If you meet these conditions, you may be able to buy individual health insurance that will cover your cancer care costs immediately.

Before you shop

Before deciding on a plan, considering doing the following:

  • Visit unbiased resources, such as Cover the Uninsured, a project of the Robert Wood Johnson Foundation.  Here you can search individual health plans by state.
  • Find an independent insurance agent. They can help you find plans that meet your needs.
  • Go directly to major insurers such as Aetna, Blue Cross Blue Shield, Cigna, Humana, or UnitedHealthcare to learn about and/or buy an individual policy.
  • Consider finding a group plan through fraternal organizations, alumni associations, trade associations, or the AARP.

State health insurance risk pools

Thirty-four states offer medical insurance for people with pre-existing conditions who have been denied coverage or can’t find an individual policy they can afford.
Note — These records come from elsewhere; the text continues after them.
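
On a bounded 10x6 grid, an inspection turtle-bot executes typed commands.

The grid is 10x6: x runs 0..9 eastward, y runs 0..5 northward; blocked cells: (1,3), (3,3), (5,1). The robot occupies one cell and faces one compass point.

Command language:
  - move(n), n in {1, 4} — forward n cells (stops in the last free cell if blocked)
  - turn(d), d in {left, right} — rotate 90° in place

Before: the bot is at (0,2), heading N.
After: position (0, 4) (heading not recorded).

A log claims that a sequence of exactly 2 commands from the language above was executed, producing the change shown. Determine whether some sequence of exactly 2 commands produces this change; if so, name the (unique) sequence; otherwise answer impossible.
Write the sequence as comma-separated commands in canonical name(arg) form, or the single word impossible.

move(1), move(1)

from: at (0,2), heading N
1. move(1) → at (0,3), heading N
2. move(1) → at (0,4), heading N
all 16 alternatives checked — unique.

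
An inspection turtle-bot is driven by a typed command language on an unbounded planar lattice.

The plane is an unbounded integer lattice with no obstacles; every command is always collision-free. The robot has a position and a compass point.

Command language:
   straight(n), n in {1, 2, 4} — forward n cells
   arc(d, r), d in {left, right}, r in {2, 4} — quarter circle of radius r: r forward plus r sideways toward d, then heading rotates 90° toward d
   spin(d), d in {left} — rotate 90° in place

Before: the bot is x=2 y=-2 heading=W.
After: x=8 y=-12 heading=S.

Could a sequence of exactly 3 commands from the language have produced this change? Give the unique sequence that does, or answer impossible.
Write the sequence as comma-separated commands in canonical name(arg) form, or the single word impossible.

key: cell and facing (now S) both changed — the 3 commands mix motion and turning
initial: x=2 y=-2 heading=W
[1] after arc(left, 2): x=0 y=-4 heading=S
[2] after arc(left, 4): x=4 y=-8 heading=E
[3] after arc(right, 4): x=8 y=-12 heading=S
all 512 alternatives checked — unique.

arc(left, 2), arc(left, 4), arc(right, 4)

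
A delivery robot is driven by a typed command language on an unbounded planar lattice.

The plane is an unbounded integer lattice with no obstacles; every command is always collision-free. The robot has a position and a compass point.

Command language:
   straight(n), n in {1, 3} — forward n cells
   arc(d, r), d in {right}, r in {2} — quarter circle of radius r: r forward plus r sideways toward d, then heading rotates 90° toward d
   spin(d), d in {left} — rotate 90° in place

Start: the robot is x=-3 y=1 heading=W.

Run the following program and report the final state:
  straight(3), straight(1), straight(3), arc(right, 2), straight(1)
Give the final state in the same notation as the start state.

t0: x=-3 y=1 heading=W
1. straight(3) → x=-6 y=1 heading=W
2. straight(1) → x=-7 y=1 heading=W
3. straight(3) → x=-10 y=1 heading=W
4. arc(right, 2) → x=-12 y=3 heading=N
5. straight(1) → x=-12 y=4 heading=N

x=-12 y=4 heading=N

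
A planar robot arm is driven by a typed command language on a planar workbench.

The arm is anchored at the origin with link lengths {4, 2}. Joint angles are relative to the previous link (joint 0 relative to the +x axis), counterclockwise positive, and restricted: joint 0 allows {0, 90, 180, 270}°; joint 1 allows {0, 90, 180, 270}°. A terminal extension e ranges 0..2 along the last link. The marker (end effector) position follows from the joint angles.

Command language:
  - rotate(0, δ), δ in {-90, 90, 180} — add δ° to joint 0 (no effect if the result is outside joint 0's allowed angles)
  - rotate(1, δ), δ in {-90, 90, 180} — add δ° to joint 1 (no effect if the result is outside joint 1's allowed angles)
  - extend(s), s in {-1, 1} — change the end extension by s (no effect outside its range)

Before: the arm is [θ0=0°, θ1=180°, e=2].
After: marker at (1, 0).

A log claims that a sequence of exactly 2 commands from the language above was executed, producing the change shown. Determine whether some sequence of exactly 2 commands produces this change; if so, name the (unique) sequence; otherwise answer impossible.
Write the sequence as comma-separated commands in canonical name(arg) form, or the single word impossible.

key: running extend(-1) before extend(1) would end elsewhere — order is forced
from: [θ0=0°, θ1=180°, e=2]
[1] after extend(1): [θ0=0°, θ1=180°, e=2]
[2] after extend(-1): [θ0=0°, θ1=180°, e=1]
no other 2-command option fits: unique.

extend(1), extend(-1)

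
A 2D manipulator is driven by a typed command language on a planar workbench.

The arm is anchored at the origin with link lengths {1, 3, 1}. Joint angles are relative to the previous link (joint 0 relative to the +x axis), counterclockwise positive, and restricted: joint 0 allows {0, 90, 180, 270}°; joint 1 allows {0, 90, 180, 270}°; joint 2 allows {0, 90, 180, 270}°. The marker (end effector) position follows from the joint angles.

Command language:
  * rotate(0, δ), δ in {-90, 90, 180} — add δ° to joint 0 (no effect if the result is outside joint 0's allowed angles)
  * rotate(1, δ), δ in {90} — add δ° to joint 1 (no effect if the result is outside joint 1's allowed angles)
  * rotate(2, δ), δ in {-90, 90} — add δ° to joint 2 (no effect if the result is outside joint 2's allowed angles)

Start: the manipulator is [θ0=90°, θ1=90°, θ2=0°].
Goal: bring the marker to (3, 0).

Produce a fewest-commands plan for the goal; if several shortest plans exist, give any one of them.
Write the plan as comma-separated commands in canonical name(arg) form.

rotate(0, 90), rotate(1, 90)

start: [θ0=90°, θ1=90°, θ2=0°]
t=1 rotate(0, 90) ⇒ [θ0=180°, θ1=90°, θ2=0°]
t=2 rotate(1, 90) ⇒ [θ0=180°, θ1=180°, θ2=0°]
shorter routes all fall short; 2 is best.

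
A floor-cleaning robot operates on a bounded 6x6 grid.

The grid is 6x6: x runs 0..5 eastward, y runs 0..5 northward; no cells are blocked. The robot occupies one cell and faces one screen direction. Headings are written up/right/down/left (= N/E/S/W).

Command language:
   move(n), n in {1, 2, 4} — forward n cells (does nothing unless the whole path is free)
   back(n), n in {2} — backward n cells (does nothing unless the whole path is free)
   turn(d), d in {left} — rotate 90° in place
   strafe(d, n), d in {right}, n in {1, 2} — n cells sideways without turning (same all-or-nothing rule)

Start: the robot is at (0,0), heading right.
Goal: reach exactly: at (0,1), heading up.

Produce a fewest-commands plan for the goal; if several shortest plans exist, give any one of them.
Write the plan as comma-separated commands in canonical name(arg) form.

begin: at (0,0), heading right
t=1 turn(left) ⇒ at (0,0), heading up
t=2 move(1) ⇒ at (0,1), heading up
no 1-step plan works, so 2 is optimal.

turn(left), move(1)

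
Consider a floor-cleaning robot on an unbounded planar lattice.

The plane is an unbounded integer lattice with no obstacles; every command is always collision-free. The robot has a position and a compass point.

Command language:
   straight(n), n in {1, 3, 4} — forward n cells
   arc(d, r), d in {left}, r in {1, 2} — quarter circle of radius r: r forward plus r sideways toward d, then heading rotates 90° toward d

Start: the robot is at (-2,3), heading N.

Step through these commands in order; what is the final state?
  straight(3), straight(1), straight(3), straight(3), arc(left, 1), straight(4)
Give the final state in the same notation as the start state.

from: at (-2,3), heading N
1. straight(3) → at (-2,6), heading N
2. straight(1) → at (-2,7), heading N
3. straight(3) → at (-2,10), heading N
4. straight(3) → at (-2,13), heading N
5. arc(left, 1) → at (-3,14), heading W
6. straight(4) → at (-7,14), heading W

at (-7,14), heading W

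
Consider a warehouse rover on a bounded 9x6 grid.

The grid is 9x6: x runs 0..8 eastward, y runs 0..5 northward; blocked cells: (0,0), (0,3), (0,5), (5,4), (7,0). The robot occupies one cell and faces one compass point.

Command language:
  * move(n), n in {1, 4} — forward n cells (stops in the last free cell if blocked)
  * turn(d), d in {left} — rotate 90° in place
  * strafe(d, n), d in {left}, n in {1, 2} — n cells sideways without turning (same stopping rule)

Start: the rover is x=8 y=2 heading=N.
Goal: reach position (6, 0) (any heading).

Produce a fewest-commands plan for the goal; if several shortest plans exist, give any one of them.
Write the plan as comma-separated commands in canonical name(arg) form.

strafe(left, 2), turn(left), strafe(left, 2)

begin: x=8 y=2 heading=N
step 1 (strafe(left, 2)): x=6 y=2 heading=N
step 2 (turn(left)): x=6 y=2 heading=W
step 3 (strafe(left, 2)): x=6 y=0 heading=W
no 2-step plan works, so 3 is optimal.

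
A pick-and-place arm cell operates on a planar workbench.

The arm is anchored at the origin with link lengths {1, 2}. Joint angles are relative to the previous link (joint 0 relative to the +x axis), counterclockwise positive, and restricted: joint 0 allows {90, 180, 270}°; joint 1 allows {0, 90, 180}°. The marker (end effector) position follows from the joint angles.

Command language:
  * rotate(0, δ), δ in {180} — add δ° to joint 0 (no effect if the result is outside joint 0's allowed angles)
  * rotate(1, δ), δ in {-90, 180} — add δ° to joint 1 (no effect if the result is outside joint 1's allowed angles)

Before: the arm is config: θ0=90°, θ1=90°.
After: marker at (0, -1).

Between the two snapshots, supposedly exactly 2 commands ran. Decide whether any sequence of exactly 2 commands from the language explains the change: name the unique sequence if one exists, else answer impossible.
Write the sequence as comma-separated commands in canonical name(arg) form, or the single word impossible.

rotate(1, -90), rotate(1, 180)

key: order matters: swapping rotate(1, -90) and rotate(1, 180) lands elsewhere
initial: config: θ0=90°, θ1=90°
t=1 rotate(1, -90) ⇒ config: θ0=90°, θ1=0°
t=2 rotate(1, 180) ⇒ config: θ0=90°, θ1=180°
uniquely the one of 9 2-step routes that fits.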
The American Cancer Society provides a list of states that currently offer risk pools as well as the contact information for each state. 

All pools require you to pay premiums, but the cost is often small. To be eligible for a state risk pool, you must be a resident of the state, have been rejected for similar health insurance at least once, and the premium must be higher than that offered by your state plan.
 

Limited benefit plans - of limited benefit

Limited benefit plans such as mini-medical or “mini-med” plans are often offered by private insurance companies at a low monthly cost to people who have been denied coverage elsewhere. However, these plans place a limit on benefits and will not cover the bulk of a hospital stay or surgery.

It is also a good idea to be wary of discount medical cards, which are sold by private companies. Theoretically, you pay a monthly fee to access lower negotiated prices for medical services. However, Georgetown University’s Health Policy Institute found that many card holders have difficulty finding doctors and hospitals that accept the cards.